Last updated on March 1st, 2018
When I was at New Delhi, I made sure to visit one of the most iconic temples of the city, the Lotus Temple. I have heard so much about it. I have seen so many wonderful pictures of it. But this time, I want to have a personal experience of visiting it.
But it took almost two hours from a hotel I stayed at New Delhi to get there at Lotus Temple. If there was no traffic jams, it would have taken less.
There is security check at its peripheral entrance. I was worried and waited to see if they are allowing cameras and phones. But cameras and phones are allowed.
My taxi driver was telling me to take out my shoes and keep them inside the taxi. When I could see many people calmly entering with shoes and slippers, my bare foot made few look at me.
The driver was right, I cannot get inside the temple with shoes. And the worst thing, I was not even allowed to keep them outside. We have to carry ourselves for which we have to buy sacks at the temple’s doorsteps.
The symbolic meanings of Lotus Temple, New Delhi
Did you ever wonder why this temple is in the shape of a lotus flower specifically? Why its architectural design isn’t in other flowers, that are perhaps better than lotus?
Because we know there are many flowers that are sweeter and more beautiful than lotus. Lotus flowers grow in a muddy and marshy land which are not clean. And moreover, why is it in blooming mode and not in a shape of bud?
To get answer all above questions, we must read a long note given on a marble pedestal standing before entry door.
The note says that Lotus Temple is one of the principal houses of worship in India. And it was constructed under the guiding principles of Bahai religion. This religion is all about striving for oneness; oneness of religions, oneness of Gods and oneness of Mankind.
The person who engineered this Lotus Temple has indeed picked the ‘Lotus Flower’ design as this flower is a symbol of purity, oneness and tolerance in religions like Buddhism, Christianity, Hinduism, Jainism and Islam.
Lotus flowers might grow in the worst environment; stinky, muddy and murky ponds. Yet it never fails to grow beautifully emitting sweet fragrance making it a symbol of purity and tolerance.
It’s scientifically proven that lotus flowers close their petals at evening. And during daybreak, they lift to sky and unfold their beautiful crown. This happens naturally without any external force or stimulation making lotus a symbol of oneness.
The principles of oneness at Lotus Temple, New Delhi
Lotus Temple at New Delhi is open to all people no matter which religion one follows. Indeed this temple isn’t under any specific religious organisation.

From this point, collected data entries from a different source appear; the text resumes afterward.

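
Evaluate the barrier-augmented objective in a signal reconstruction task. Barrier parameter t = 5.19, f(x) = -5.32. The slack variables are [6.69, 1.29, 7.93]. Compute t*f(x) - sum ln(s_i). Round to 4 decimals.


Step 1: Compute log-barrier.
ln values: [1.9006, 0.2546, 2.0707]
phi = -(1.9006 + 0.2546 + 2.0707) = -4.2259
Step 2: Compute augmented objective.
t*f(x) = 5.19*-5.32 = -27.6108
Total = -27.6108 - 4.2259 = -31.8367


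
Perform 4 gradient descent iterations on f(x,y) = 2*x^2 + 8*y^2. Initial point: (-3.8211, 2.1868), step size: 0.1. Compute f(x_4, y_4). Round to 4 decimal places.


Gradient descent on f(x,y) = 2*x^2 + 8*y^2.
Starting point: (-3.8211, 2.1868), alpha = 0.1
Step 1: grad_x = 2*2*-3.8211 = -15.2844, grad_y = 2*8*2.1868 = 34.9888
  x_1 = -3.8211 - 0.1*-15.2844 = -2.2927
  y_1 = 2.1868 - 0.1*34.9888 = -1.3121
Step 2: grad_x = 2*2*-2.2927 = -9.1706, grad_y = 2*8*-1.3121 = -20.9933
  x_2 = -2.2927 - 0.1*-9.1706 = -1.3756
  y_2 = -1.3121 - 0.1*-20.9933 = 0.7872
Step 3: grad_x = 2*2*-1.3756 = -5.5024, grad_y = 2*8*0.7872 = 12.596
  x_3 = -1.3756 - 0.1*-5.5024 = -0.8254
  y_3 = 0.7872 - 0.1*12.596 = -0.4723
Step 4: grad_x = 2*2*-0.8254 = -3.3014, grad_y = 2*8*-0.4723 = -7.5576
  x_4 = -0.8254 - 0.1*-3.3014 = -0.4952
  y_4 = -0.4723 - 0.1*-7.5576 = 0.2834
f(-0.4952, 0.2834) = 2*(-0.4952)^2 + 8*0.2834^2 = 1.133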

The main hall inside the temple doesn’t have any images or statues that are specific to just one religion. I would say the hall doesn’t look like a temple. It looks like a hall for conducting some social events. But that is what it takes to be one.
In the hall, a soothing chord is being played that channelizes our concentration to get into meditation. And I was told, even that hymn isn’t that of any religion.
What Lotus Temple has to offer for people visiting it?
When you see Lotus Temple, you are actually seeing one of the finest architectural creations of humanity. This famous cultural architecture in the design of blooming lotus not only offers you with a captivating sight but also a great hall of meditation.
There are historical details behind design, symbolic meanings, significance and many more of it. Visitors can explore them. Tourists can also try exploring specialty of its designs, materials thus used and its lighting system.
You may also try making walks around its complex on an even lawns. There also clean artificial water pool. And out of many, you’ll love Stuart orange trees with fruits even during off seasons.
Therefore, I can only say that Lotus Temple is not the house of worship, blossom of an inspirational architecture but also one of the places where scientific advantages are leveraged in good proportion to meet cultural desires of people.